Fraud Model Operationalization: Documented decision threshold (85% confidence for automated flag) and investigation process. Created operational procedures and trained investigators. Implemented daily dashboard showing model performance: precision, recall, false positive rate, fraud catch rate. Alert triggers if precision drops below 85%.

Chatbot Improvement: Retrained chatbot on compliance language using flagged examples from support team. Added guardrails: if customer asks for specific investment advice, bot says "I can't provide investment advice, please speak to a financial advisor" and offers to transfer to human. Implemented quarterly sampling: support team reviews 50 random bot responses and flags errors. Errors become training examples for next retraining cycle.

Ongoing Monitoring Program: Bank established: (1) Model Risk Governance Committee (quarterly meetings, includes Risk Officer, CIO, heads of business units), (2) Monitoring dashboards (updated daily, shared with committee), (3) Revalidation schedule (credit model annually, fraud model semi-annually, chatbot annually), (4) Board reporting (quarterly AI model risk report, includes performance metrics, issues, recommendations).

Lessons Learned: Key Takeaways for Financial Services AI Governance

Documentation First: Regulators care as much about documentation as they do about results. MidCity Bank's evaluation only became credible when they documented methodology, findings, limitations, and recommendations in formal reports. "We think our model is good" doesn't work; "Here's how we validated it, here are the results, here's our limitation analysis, here's what we're doing about issues" does.

Ongoing Monitoring Non-Negotiable: One-time validation isn't enough. Regulators require continuous monitoring. The bank's decision to implement daily dashboards for fraud model and quarterly fairness monitoring for credit model was essential. Monitoring detected the bias issue that wouldn't have shown up in one-time validation.

Independent Validation Essential for High-Risk: For high-risk models (especially those with regulatory impact), third-party validation added credibility. It gave regulators confidence that findings weren't biased toward approval.

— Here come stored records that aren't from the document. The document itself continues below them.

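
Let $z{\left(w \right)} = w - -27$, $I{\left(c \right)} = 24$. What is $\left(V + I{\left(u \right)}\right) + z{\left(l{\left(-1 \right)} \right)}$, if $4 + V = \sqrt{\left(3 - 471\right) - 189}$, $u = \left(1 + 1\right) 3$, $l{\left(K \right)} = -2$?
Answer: $45 + 3 i \sqrt{73} \approx 45.0 + 25.632 i$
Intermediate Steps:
$u = 6$ ($u = 2 \cdot 3 = 6$)
$z{\left(w \right)} = 27 + w$ ($z{\left(w \right)} = w + 27 = 27 + w$)
$V = -4 + 3 i \sqrt{73}$ ($V = -4 + \sqrt{\left(3 - 471\right) - 189} = -4 + \sqrt{-468 - 189} = -4 + \sqrt{-657} = -4 + 3 i \sqrt{73} \approx -4.0 + 25.632 i$)
$\left(V + I{\left(u \right)}\right) + z{\left(l{\left(-1 \right)} \right)} = \left(\left(-4 + 3 i \sqrt{73}\right) + 24\right) + \left(27 - 2\right) = \left(20 + 3 i \sqrt{73}\right) + 25 = 45 + 3 i \sqrt{73}$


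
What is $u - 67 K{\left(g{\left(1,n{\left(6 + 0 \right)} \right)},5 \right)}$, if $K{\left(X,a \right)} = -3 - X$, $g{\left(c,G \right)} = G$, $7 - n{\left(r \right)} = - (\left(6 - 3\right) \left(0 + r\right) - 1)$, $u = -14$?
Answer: $1795$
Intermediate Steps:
$n{\left(r \right)} = 6 + 3 r$ ($n{\left(r \right)} = 7 - - (\left(6 - 3\right) \left(0 + r\right) - 1) = 7 - - (3 r - 1) = 7 - - (-1 + 3 r) = 7 - \left(1 - 3 r\right) = 7 + \left(-1 + 3 r\right) = 6 + 3 r$)
$u - 67 K{\left(g{\left(1,n{\left(6 + 0 \right)} \right)},5 \right)} = -14 - 67 \left(-3 - \left(6 + 3 \left(6 + 0\right)\right)\right) = -14 - 67 \left(-3 - \left(6 + 3 \cdot 6\right)\right) = -14 - 67 \left(-3 - \left(6 + 18\right)\right) = -14 - 67 \left(-3 - 24\right) = -14 - -1809 = -14 + 1809 = 1795$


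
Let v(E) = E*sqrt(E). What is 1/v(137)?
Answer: sqrt(137)/18769 ≈ 0.00062362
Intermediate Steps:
v(E) = E**(3/2)
1/v(137) = 1/(137**(3/2)) = 1/(137*sqrt(137)) = sqrt(137)/18769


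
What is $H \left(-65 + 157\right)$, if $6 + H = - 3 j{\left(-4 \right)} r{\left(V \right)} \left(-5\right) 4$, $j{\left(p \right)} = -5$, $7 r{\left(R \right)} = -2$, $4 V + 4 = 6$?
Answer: $\frac{51336}{7} \approx 7333.7$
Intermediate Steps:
$V = \frac{1}{2}$ ($V = -1 + \frac{1}{4} \cdot 6 = -1 + \frac{3}{2} = \frac{1}{2} \approx 0.5$)
$r{\left(R \right)} = - \frac{2}{7}$ ($r{\left(R \right)} = \frac{1}{7} \left(-2\right) = - \frac{2}{7}$)
$H = \frac{558}{7}$ ($H = -6 + - 3 \left(-5\right) \left(- \frac{2}{7}\right) \left(-5\right) 4 = -6 + - 3 \cdot \frac{10}{7} \left(-5\right) 4 = -6 + \left(-3\right) \left(- \frac{50}{7}\right) 4 = -6 + \frac{150}{7} \cdot 4 = -6 + \frac{600}{7} = \frac{558}{7} \approx 79.714$)
$H \left(-65 + 157\right) = \frac{558 \left(-65 + 157\right)}{7} = \frac{558}{7} \cdot 92 = \frac{51336}{7}$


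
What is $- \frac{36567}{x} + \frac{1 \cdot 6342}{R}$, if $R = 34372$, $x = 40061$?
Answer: $- \frac{501407031}{688488346} \approx -0.72827$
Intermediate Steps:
$- \frac{36567}{x} + \frac{1 \cdot 6342}{R} = - \frac{36567}{40061} + \frac{1 \cdot 6342}{34372} = \left(-36567\right) \frac{1}{40061} + 6342 \cdot \frac{1}{34372} = - \frac{36567}{40061} + \frac{3171}{17186} = - \frac{501407031}{688488346}$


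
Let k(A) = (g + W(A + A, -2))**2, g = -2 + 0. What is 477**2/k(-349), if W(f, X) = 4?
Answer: 227529/4 ≈ 56882.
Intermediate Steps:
g = -2
k(A) = 4 (k(A) = (-2 + 4)**2 = 2**2 = 4)
477**2/k(-349) = 477**2/4 = 227529*(1/4) = 227529/4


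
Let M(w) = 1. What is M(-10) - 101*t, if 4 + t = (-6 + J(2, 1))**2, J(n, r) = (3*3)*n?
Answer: -14139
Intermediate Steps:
J(n, r) = 9*n
t = 140 (t = -4 + (-6 + 9*2)**2 = -4 + (-6 + 18)**2 = -4 + 12**2 = -4 + 144 = 140)
M(-10) - 101*t = 1 - 101*140 = 1 - 14140 = -14139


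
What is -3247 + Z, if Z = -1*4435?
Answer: -7682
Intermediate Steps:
Z = -4435
-3247 + Z = -3247 - 4435 = -7682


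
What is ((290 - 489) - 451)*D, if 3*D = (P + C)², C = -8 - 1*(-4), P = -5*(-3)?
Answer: -78650/3 ≈ -26217.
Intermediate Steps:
P = 15
C = -4 (C = -8 + 4 = -4)
D = 121/3 (D = (15 - 4)²/3 = (⅓)*11² = (⅓)*121 = 121/3 ≈ 40.333)
((290 - 489) - 451)*D = ((290 - 489) - 451)*(121/3) = (-199 - 451)*(121/3) = -650*121/3 = -78650/3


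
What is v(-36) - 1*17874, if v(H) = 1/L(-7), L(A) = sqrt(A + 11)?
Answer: -35747/2 ≈ -17874.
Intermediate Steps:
L(A) = sqrt(11 + A)
v(H) = 1/2 (v(H) = 1/(sqrt(11 - 7)) = 1/(sqrt(4)) = 1/2)
v(-36) - 1*17874 = 1/2 - 1*17874 = 1/2 - 17874 = -35747/2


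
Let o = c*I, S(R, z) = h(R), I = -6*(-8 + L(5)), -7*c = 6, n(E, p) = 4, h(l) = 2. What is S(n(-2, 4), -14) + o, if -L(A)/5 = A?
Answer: -1174/7 ≈ -167.71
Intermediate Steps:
L(A) = -5*A
c = -6/7 (c = -⅐*6 = -6/7 ≈ -0.85714)
I = 198 (I = -6*(-8 - 5*5) = -6*(-8 - 25) = -6*(-33) = 198)
S(R, z) = 2
o = -1188/7 (o = -6/7*198 = -1188/7 ≈ -169.71)
S(n(-2, 4), -14) + o = 2 - 1188/7 = -1174/7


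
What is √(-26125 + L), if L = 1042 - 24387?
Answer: I*√49470 ≈ 222.42*I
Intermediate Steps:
L = -23345
√(-26125 + L) = √(-26125 - 23345) = √(-49470) = I*√49470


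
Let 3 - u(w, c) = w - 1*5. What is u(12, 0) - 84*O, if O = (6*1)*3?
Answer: -1516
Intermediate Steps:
u(w, c) = 8 - w (u(w, c) = 3 - (w - 1*5) = 3 - (w - 5) = 3 - (-5 + w) = 3 + (5 - w) = 8 - w)
O = 18 (O = 6*3 = 18)
u(12, 0) - 84*O = (8 - 1*12) - 84*18 = (8 - 12) - 1512 = -4 - 1512 = -1516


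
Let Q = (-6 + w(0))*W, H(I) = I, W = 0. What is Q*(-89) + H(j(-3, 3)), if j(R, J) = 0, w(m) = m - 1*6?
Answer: 0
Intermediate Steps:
w(m) = -6 + m (w(m) = m - 6 = -6 + m)
Q = 0 (Q = (-6 + (-6 + 0))*0 = (-6 - 6)*0 = -12*0 = 0)
Q*(-89) + H(j(-3, 3)) = 0*(-89) + 0 = 0 + 0 = 0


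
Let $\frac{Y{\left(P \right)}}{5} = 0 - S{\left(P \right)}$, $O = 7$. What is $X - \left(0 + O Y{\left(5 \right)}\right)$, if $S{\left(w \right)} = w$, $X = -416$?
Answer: $-241$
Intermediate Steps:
$Y{\left(P \right)} = - 5 P$ ($Y{\left(P \right)} = 5 \left(0 - P\right) = 5 \left(- P\right) = - 5 P$)
$X - \left(0 + O Y{\left(5 \right)}\right) = -416 - \left(0 + 7 \left(\left(-5\right) 5\right)\right) = -416 - \left(0 + 7 \left(-25\right)\right) = -416 - \left(0 - 175\right) = -416 - -175 = -416 + 175 = -241$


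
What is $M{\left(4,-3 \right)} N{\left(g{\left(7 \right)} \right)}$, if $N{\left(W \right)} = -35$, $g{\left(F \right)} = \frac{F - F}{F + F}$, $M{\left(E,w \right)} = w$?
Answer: $105$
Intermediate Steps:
$g{\left(F \right)} = 0$ ($g{\left(F \right)} = \frac{0}{2 F} = 0 \frac{1}{2 F} = 0$)
$M{\left(4,-3 \right)} N{\left(g{\left(7 \right)} \right)} = \left(-3\right) \left(-35\right) = 105$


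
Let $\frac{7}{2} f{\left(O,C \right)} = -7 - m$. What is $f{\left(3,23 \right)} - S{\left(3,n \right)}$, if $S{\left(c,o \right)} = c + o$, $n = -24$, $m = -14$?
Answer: $23$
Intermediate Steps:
$f{\left(O,C \right)} = 2$ ($f{\left(O,C \right)} = \frac{2 \left(-7 - -14\right)}{7} = \frac{2 \left(-7 + 14\right)}{7} = \frac{2}{7} \cdot 7 = 2$)
$f{\left(3,23 \right)} - S{\left(3,n \right)} = 2 - \left(3 - 24\right) = 2 - -21 = 2 + 21 = 23$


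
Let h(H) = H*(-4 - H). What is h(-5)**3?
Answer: -125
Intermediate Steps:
h(-5)**3 = (-1*(-5)*(4 - 5))**3 = (-1*(-5)*(-1))**3 = (-5)**3 = -125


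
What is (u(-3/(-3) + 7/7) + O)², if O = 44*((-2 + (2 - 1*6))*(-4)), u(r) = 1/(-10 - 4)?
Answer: 218537089/196 ≈ 1.1150e+6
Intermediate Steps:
u(r) = -1/14 (u(r) = 1/(-14) = -1/14)
O = 1056 (O = 44*((-2 + (2 - 6))*(-4)) = 44*((-2 - 4)*(-4)) = 44*(-6*(-4)) = 44*24 = 1056)
(u(-3/(-3) + 7/7) + O)² = (-1/14 + 1056)² = (14783/14)² = 218537089/196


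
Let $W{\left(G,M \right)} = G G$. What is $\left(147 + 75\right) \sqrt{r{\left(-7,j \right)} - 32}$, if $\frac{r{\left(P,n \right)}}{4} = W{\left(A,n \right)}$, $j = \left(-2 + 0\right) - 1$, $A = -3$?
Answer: $444$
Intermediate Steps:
$W{\left(G,M \right)} = G^{2}$
$j = -3$ ($j = -2 - 1 = -3$)
$r{\left(P,n \right)} = 36$ ($r{\left(P,n \right)} = 4 \left(-3\right)^{2} = 4 \cdot 9 = 36$)
$\left(147 + 75\right) \sqrt{r{\left(-7,j \right)} - 32} = \left(147 + 75\right) \sqrt{36 - 32} = 222 \sqrt{4} = 222 \cdot 2 = 444$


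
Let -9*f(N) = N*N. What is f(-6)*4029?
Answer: -16116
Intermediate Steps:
f(N) = -N**2/9 (f(N) = -N*N/9 = -N**2/9)
f(-6)*4029 = -1/9*(-6)**2*4029 = -1/9*36*4029 = -4*4029 = -16116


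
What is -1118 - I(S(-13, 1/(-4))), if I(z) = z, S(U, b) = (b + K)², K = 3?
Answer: -18009/16 ≈ -1125.6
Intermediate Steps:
S(U, b) = (3 + b)² (S(U, b) = (b + 3)² = (3 + b)²)
-1118 - I(S(-13, 1/(-4))) = -1118 - (3 + 1/(-4))² = -1118 - (3 - ¼)² = -1118 - (11/4)² = -1118 - 1*121/16 = -1118 - 121/16 = -18009/16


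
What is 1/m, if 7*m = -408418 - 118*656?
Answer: -7/485826 ≈ -1.4408e-5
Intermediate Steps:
m = -485826/7 (m = (-408418 - 118*656)/7 = (-408418 - 77408)/7 = (1/7)*(-485826) = -485826/7 ≈ -69404.)
1/m = 1/(-485826/7) = -7/485826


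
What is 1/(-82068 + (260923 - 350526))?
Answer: -1/171671 ≈ -5.8251e-6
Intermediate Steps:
1/(-82068 + (260923 - 350526)) = 1/(-82068 - 89603) = 1/(-171671) = -1/171671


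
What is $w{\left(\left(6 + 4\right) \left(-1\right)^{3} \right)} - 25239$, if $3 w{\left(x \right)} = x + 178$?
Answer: $-25183$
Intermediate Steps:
$w{\left(x \right)} = \frac{178}{3} + \frac{x}{3}$ ($w{\left(x \right)} = \frac{x + 178}{3} = \frac{178 + x}{3} = \frac{178}{3} + \frac{x}{3}$)
$w{\left(\left(6 + 4\right) \left(-1\right)^{3} \right)} - 25239 = \left(\frac{178}{3} + \frac{\left(6 + 4\right) \left(-1\right)^{3}}{3}\right) - 25239 = \left(\frac{178}{3} + \frac{10 \left(-1\right)}{3}\right) - 25239 = \left(\frac{178}{3} + \frac{1}{3} \left(-10\right)\right) - 25239 = \left(\frac{178}{3} - \frac{10}{3}\right) - 25239 = 56 - 25239 = -25183$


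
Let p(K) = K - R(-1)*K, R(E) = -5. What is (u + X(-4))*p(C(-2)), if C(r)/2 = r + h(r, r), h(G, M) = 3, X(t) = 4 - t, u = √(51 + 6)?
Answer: 96 + 12*√57 ≈ 186.60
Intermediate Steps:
u = √57 ≈ 7.5498
C(r) = 6 + 2*r (C(r) = 2*(r + 3) = 2*(3 + r) = 6 + 2*r)
p(K) = 6*K (p(K) = K - (-5)*K = K + 5*K = 6*K)
(u + X(-4))*p(C(-2)) = (√57 + (4 - 1*(-4)))*(6*(6 + 2*(-2))) = (√57 + (4 + 4))*(6*(6 - 4)) = (√57 + 8)*(6*2) = (8 + √57)*12 = 96 + 12*√57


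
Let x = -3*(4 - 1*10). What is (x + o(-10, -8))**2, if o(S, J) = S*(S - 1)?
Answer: 16384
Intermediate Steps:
o(S, J) = S*(-1 + S)
x = 18 (x = -3*(4 - 10) = -3*(-6) = 18)
(x + o(-10, -8))**2 = (18 - 10*(-1 - 10))**2 = (18 - 10*(-11))**2 = (18 + 110)**2 = 128**2 = 16384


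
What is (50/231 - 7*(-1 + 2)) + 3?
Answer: -874/231 ≈ -3.7836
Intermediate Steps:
(50/231 - 7*(-1 + 2)) + 3 = (50*(1/231) - 7*1) + 3 = (50/231 - 7) + 3 = -1567/231 + 3 = -874/231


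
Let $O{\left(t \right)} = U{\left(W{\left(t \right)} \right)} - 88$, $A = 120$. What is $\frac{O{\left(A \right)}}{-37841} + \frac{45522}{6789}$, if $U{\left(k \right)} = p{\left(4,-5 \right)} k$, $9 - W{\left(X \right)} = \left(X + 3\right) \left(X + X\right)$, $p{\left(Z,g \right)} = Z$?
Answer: $\frac{841532050}{85634183} \approx 9.8271$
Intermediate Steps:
$W{\left(X \right)} = 9 - 2 X \left(3 + X\right)$ ($W{\left(X \right)} = 9 - \left(X + 3\right) \left(X + X\right) = 9 - \left(3 + X\right) 2 X = 9 - 2 X \left(3 + X\right)$)
$U{\left(k \right)} = 4 k$
$O{\left(t \right)} = -52 - 24 t - 8 t^{2}$ ($O{\left(t \right)} = 4 \left(9 - 6 t - 2 t^{2}\right) - 88 = \left(36 - 24 t - 8 t^{2}\right) - 88 = -52 - 24 t - 8 t^{2}$)
$\frac{O{\left(A \right)}}{-37841} + \frac{45522}{6789} = \frac{-52 - 2880 - 8 \cdot 120^{2}}{-37841} + \frac{45522}{6789} = \left(-52 - 2880 - 115200\right) \left(- \frac{1}{37841}\right) + 45522 \cdot \frac{1}{6789} = \left(-52 - 2880 - 115200\right) \left(- \frac{1}{37841}\right) + \frac{15174}{2263} = \left(-118132\right) \left(- \frac{1}{37841}\right) + \frac{15174}{2263} = \frac{118132}{37841} + \frac{15174}{2263} = \frac{841532050}{85634183}$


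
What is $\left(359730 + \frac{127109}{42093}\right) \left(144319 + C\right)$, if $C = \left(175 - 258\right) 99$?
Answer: $\frac{2060889420547898}{42093} \approx 4.896 \cdot 10^{10}$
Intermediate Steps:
$C = -8217$ ($C = \left(-83\right) 99 = -8217$)
$\left(359730 + \frac{127109}{42093}\right) \left(144319 + C\right) = \left(359730 + \frac{127109}{42093}\right) \left(144319 - 8217\right) = \left(359730 + 127109 \cdot \frac{1}{42093}\right) 136102 = \left(359730 + \frac{127109}{42093}\right) 136102 = \frac{15142241999}{42093} \cdot 136102 = \frac{2060889420547898}{42093}$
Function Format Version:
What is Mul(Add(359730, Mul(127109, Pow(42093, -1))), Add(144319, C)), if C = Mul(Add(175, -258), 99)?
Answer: Rational(2060889420547898, 42093) ≈ 4.8960e+10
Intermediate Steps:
C = -8217 (C = Mul(-83, 99) = -8217)
Mul(Add(359730, Mul(127109, Pow(42093, -1))), Add(144319, C)) = Mul(Add(359730, Mul(127109, Pow(42093, -1))), Add(144319, -8217)) = Mul(Add(359730, Mul(127109, Rational(1, 42093))), 136102) = Mul(Add(359730, Rational(127109, 42093)), 136102) = Mul(Rational(15142241999, 42093), 136102) = Rational(2060889420547898, 42093)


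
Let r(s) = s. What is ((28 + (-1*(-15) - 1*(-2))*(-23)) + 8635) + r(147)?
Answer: 8419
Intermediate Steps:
((28 + (-1*(-15) - 1*(-2))*(-23)) + 8635) + r(147) = ((28 + (-1*(-15) - 1*(-2))*(-23)) + 8635) + 147 = ((28 + (15 + 2)*(-23)) + 8635) + 147 = ((28 + 17*(-23)) + 8635) + 147 = ((28 - 391) + 8635) + 147 = (-363 + 8635) + 147 = 8272 + 147 = 8419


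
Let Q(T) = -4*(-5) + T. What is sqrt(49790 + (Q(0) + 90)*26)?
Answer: 45*sqrt(26) ≈ 229.46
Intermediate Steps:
Q(T) = 20 + T
sqrt(49790 + (Q(0) + 90)*26) = sqrt(49790 + ((20 + 0) + 90)*26) = sqrt(49790 + (20 + 90)*26) = sqrt(49790 + 110*26) = sqrt(49790 + 2860) = sqrt(52650) = 45*sqrt(26)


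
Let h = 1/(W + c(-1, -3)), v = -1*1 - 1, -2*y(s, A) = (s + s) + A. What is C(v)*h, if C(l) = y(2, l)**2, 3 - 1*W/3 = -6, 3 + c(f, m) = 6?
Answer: 1/30 ≈ 0.033333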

Bias Can Be Hidden: The disparate impact in the credit model (using zip code as a proxy for race) wasn't malicious; it was a natural result of how the model was built. Evaluation methodology that specifically looks for these issues (demographic segment analysis, SHAP explainability) is essential. The bank's decision to retrain without zip code and accept minor accuracy loss for fair lending compliance was the right choice.

Operational Guardrails Matter: The fraud model evaluation revealed that raw model performance metrics don't tell the full story. Operational context (cost of false positives, investigation resources) drives what threshold to use. Bank can't just deploy model at whatever threshold optimizes AUC; they need to consider operational reality.

Governance is as Important as Methodology: Having a Model Risk Governance Committee, documented approval processes, and clear escalation paths convinced regulators the bank takes AI seriously. Evaluation without governance feels like a one-off exercise; evaluation with governance is a program.

Key Takeaway

Financial services AI governance isn't primarily about technical sophistication—it's about documenting that you understand your models, validate them rigorously, monitor them continuously, and respond to issues. MidCity Bank's success came from systematic evaluation, transparent documentation, and commitment to ongoing improvement, not from having perfect models.